Etiology and renal outcomes of acute tubulointerstitial nephritis: a single-center prospective cohort study in China.

Su T1,2,3, Gu Y1,2,3,4, Sun P1,2,3, Tang J1,2,3, Wang S1,2,3,5, Liu G1,2,3, Li X1,2,3, Yang L1,2,3.

Author information

Renal Division, Department of Medicine, Peking University First Hospital, Beijing, P.R. China.
Peking University Institute of Nephrology, Beijing, P.R. China.
Key Laboratory of Renal Disease, Ministry of Health of China, Beijing, P.R. China.
Renal Division, Department of Medicine, Second Clinical Medical College, Guangzhou University of Traditional Chinese Medicine, Guangzhou, P.R. China.
Laboratory of Electron Microscopy, Pathological Centre, Peking University First Hospital, Beijing, P.R. China.

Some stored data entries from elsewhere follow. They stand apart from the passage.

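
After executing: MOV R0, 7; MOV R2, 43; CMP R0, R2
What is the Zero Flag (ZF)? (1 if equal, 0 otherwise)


Register state trace:
  MOV R0, 7  → R0 = 7
  MOV R2, 43  → R2 = 43
  CMP R0, R2  → computes 7 - 43 = -36
  Result is nonzero, so values are not equal
ZF = 0

0


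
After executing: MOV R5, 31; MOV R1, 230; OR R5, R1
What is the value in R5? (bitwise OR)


Register state trace:
  MOV R5, 31  → R5 = 31 (0b00011111)
  MOV R1, 230  → R1 = 230 (0b11100110)
  OR R5, R1   → R5 = 31 OR 230 = 255 (0b11111111)
Final: R5 = 255

255


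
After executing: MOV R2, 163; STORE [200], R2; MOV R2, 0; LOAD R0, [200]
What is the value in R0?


Register and memory trace:
  MOV R2, 163  → R2 = 163
  STORE [200], R2  → mem[200] = 163
  MOV R2, 0  → R2 = 0
  LOAD R0, [200]  → R0 = mem[200] = 163
Final: R0 = 163

163


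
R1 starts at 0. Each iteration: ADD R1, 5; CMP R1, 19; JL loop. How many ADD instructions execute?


Loop trace (R1 starts at 0, target 19, step 5):
  ADD #1: R1 = 0 + 5 = 5  → 5 < 19, loop
  ADD #2: R1 = 5 + 5 = 10  → 10 < 19, loop
  ADD #3: R1 = 10 + 5 = 15  → 15 < 19, loop
  ADD #4: R1 = 15 + 5 = 20  → 20 >= 19, exit
Total ADD instructions: 4

4


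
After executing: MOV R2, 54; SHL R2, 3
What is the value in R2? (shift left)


Register state trace:
  MOV R2, 54  → R2 = 54
  SHL R2, 3  → R2 = 54 << 3 = 54 * 2^3 = 432
Final: R2 = 432

432


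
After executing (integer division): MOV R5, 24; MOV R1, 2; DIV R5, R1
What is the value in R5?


Register state trace:
  MOV R5, 24  → R5 = 24
  MOV R1, 2  → R1 = 2
  DIV R5, R1  → R5 = 24 // 2 = 12
Final: R5 = 12

12


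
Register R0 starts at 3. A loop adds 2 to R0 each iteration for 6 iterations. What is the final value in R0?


Starting value: R0 = 3
  Iter 1: R0 = 3 + 2 = 5
  Iter 2: R0 = 5 + 2 = 7
  Iter 3: R0 = 7 + 2 = 9
  Iter 4: R0 = 9 + 2 = 11
  Iter 5: R0 = 11 + 2 = 13
  Iter 6: R0 = 13 + 2 = 15
Final: R0 = 15

15


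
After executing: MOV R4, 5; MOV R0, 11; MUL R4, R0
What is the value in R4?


Register state trace:
  MOV R4, 5  → R4 = 5
  MOV R0, 11  → R0 = 11
  MUL R4, R0  → R4 = 5 * 11 = 55
Final: R4 = 55

55


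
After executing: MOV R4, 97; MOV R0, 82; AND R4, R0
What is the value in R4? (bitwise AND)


Register state trace:
  MOV R4, 97  → R4 = 97 (0b01100001)
  MOV R0, 82  → R0 = 82 (0b01010010)
  AND R4, R0  → R4 = 97 AND 82 = 64 (0b01000000)
Final: R4 = 64

64


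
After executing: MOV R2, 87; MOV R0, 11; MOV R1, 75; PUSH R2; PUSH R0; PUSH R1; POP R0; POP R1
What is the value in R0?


Stack trace (top is rightmost):
  MOV R2, 87  → R2 = 87
  MOV R0, 11  → R0 = 11
  MOV R1, 75  → R1 = 75
  PUSH R2  → stack: [87]
  PUSH R0  → stack: [87, 11]
  PUSH R1  → stack: [87, 11, 75]
  POP R0  → R0 = 75, stack: [87, 11]
  POP R1  → R1 = 11, stack: [87]
Final: R0 = 75

75


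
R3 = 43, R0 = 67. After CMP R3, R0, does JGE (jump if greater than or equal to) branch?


Trace:
  R3 = 43, R0 = 67
  CMP R3, R0  → compares 43 vs 67
  JGE checks: is 43 greater than or equal to 67?
  43 < 67, so condition is false
Branch taken: No

No


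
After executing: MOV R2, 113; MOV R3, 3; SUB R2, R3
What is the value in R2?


Register state trace:
  MOV R2, 113  → R2 = 113
  MOV R3, 3  → R3 = 3
  SUB R2, R3  → R2 = 113 - 3 = 110
Final: R2 = 110

110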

The aim of this study was to explore the etiology, long-term renal outcomes and affecting factors of acute tubulointerstitial nephritis (ATIN).

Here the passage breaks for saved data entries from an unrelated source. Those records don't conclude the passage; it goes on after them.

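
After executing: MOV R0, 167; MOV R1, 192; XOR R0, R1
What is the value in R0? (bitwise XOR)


Register state trace:
  MOV R0, 167  → R0 = 167 (0b10100111)
  MOV R1, 192  → R1 = 192 (0b11000000)
  XOR R0, R1  → R0 = 167 XOR 192 = 103 (0b01100111)
Final: R0 = 103

103


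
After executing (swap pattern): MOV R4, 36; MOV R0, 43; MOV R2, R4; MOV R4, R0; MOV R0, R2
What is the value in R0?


Register state trace (swap pattern):
  MOV R4, 36  → R4 = 36
  MOV R0, 43  → R0 = 43
  MOV R2, R4  → R2 = 36  (save R4)
  MOV R4, R0  → R4 = 43  (R4 gets R0's value)
  MOV R0, R2  → R0 = 36  (R0 gets saved value)
Final: R0 = 36

36


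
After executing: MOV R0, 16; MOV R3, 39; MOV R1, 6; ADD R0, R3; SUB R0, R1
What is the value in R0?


Register state trace:
  MOV R0, 16  → R0 = 16
  MOV R3, 39  → R3 = 39
  MOV R1, 6  → R1 = 6
  ADD R0, R3  → R0 = 16 + 39 = 55
  SUB R0, R1  → R0 = 55 - 6 = 49
Final: R0 = 49

49


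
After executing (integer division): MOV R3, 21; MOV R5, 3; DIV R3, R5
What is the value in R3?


Register state trace:
  MOV R3, 21  → R3 = 21
  MOV R5, 3  → R5 = 3
  DIV R3, R5  → R3 = 21 // 3 = 7
Final: R3 = 7

7


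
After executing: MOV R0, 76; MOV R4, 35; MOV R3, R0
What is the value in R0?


Register state trace:
  MOV R0, 76  → R0 = 76
  MOV R4, 35  → R4 = 35
  MOV R3, R0  → R3 = 76
Final: R0 = 76

76


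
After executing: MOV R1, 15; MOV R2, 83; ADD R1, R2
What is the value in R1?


Register state trace:
  MOV R1, 15  → R1 = 15
  MOV R2, 83  → R2 = 83
  ADD R1, R2  → R1 = 15 + 83 = 98
Final: R1 = 98

98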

Patients with biopsy-proven ATIN from 1 January 2005 to 31 December 2013 at Peking University First Hospital were enrolled in the study and received scheduled follow-up for at least 24 months. The causes of ATIN were defined at biopsy and reclassified during follow-up. Factors affecting renal recovery at 6 months post-biopsy and estimated glomerular filtration rate (eGFR) at 12 months post-biopsy and at the end of follow-up were analyzed.

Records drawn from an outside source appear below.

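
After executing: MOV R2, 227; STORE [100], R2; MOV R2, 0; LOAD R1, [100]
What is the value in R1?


Register and memory trace:
  MOV R2, 227  → R2 = 227
  STORE [100], R2  → mem[100] = 227
  MOV R2, 0  → R2 = 0
  LOAD R1, [100]  → R1 = mem[100] = 227
Final: R1 = 227

227


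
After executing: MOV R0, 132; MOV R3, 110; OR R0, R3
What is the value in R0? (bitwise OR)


Register state trace:
  MOV R0, 132  → R0 = 132 (0b10000100)
  MOV R3, 110  → R3 = 110 (0b01101110)
  OR R0, R3   → R0 = 132 OR 110 = 238 (0b11101110)
Final: R0 = 238

238


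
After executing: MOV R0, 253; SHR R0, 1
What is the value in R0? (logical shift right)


Register state trace:
  MOV R0, 253  → R0 = 253
  SHR R0, 1  → R0 = 253 >> 1 = 253 // 2^1 = 126
Final: R0 = 126

126


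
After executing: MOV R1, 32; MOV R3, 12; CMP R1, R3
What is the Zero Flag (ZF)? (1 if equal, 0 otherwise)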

A total of 157 ATIN patients were enrolled, with an average follow-up of 48 months (range 24-108 months). A modified etiology spectrum was identified, with a decreased proportion of drug-induced ATIN (D-ATIN, 64% at biopsy to 50% after follow-up) and an increase in autoimmune-related ATIN (22-41%) with late-onset systemic manifestations in patients who had been classified as D-ATIN or ATIN of unknown cause. Recurrent kidney injury was observed in 51% of the patients with tubulointerstitial nephritis and uveitis syndrome (TINU), 53% of those with an autoimmune disease and 8% of those with D-ATIN, resulting in prolonged immunosuppressive treatment. By 12 months, decreased eGFR (<60 mL/min/1.73 m2) was observed in 47% of the patients with D-ATIN, 74% of those with TINU and 57% of those with other autoimmune diseases. In multivariable analysis, female sex, older age, presence of hypertension and recurrent kidney injury were independent risk factors for worse renal outcomes.


Our data demonstrate that autoimmune-related ATIN may present with systemic manifestations after kidney injury and is, therefore, commonly misdiagnosed. Repeated kidney injury is not uncommon in patients with ATIN. Scheduled follow-up is, therefore, critical for defining the exact etiology and proper management of ATIN.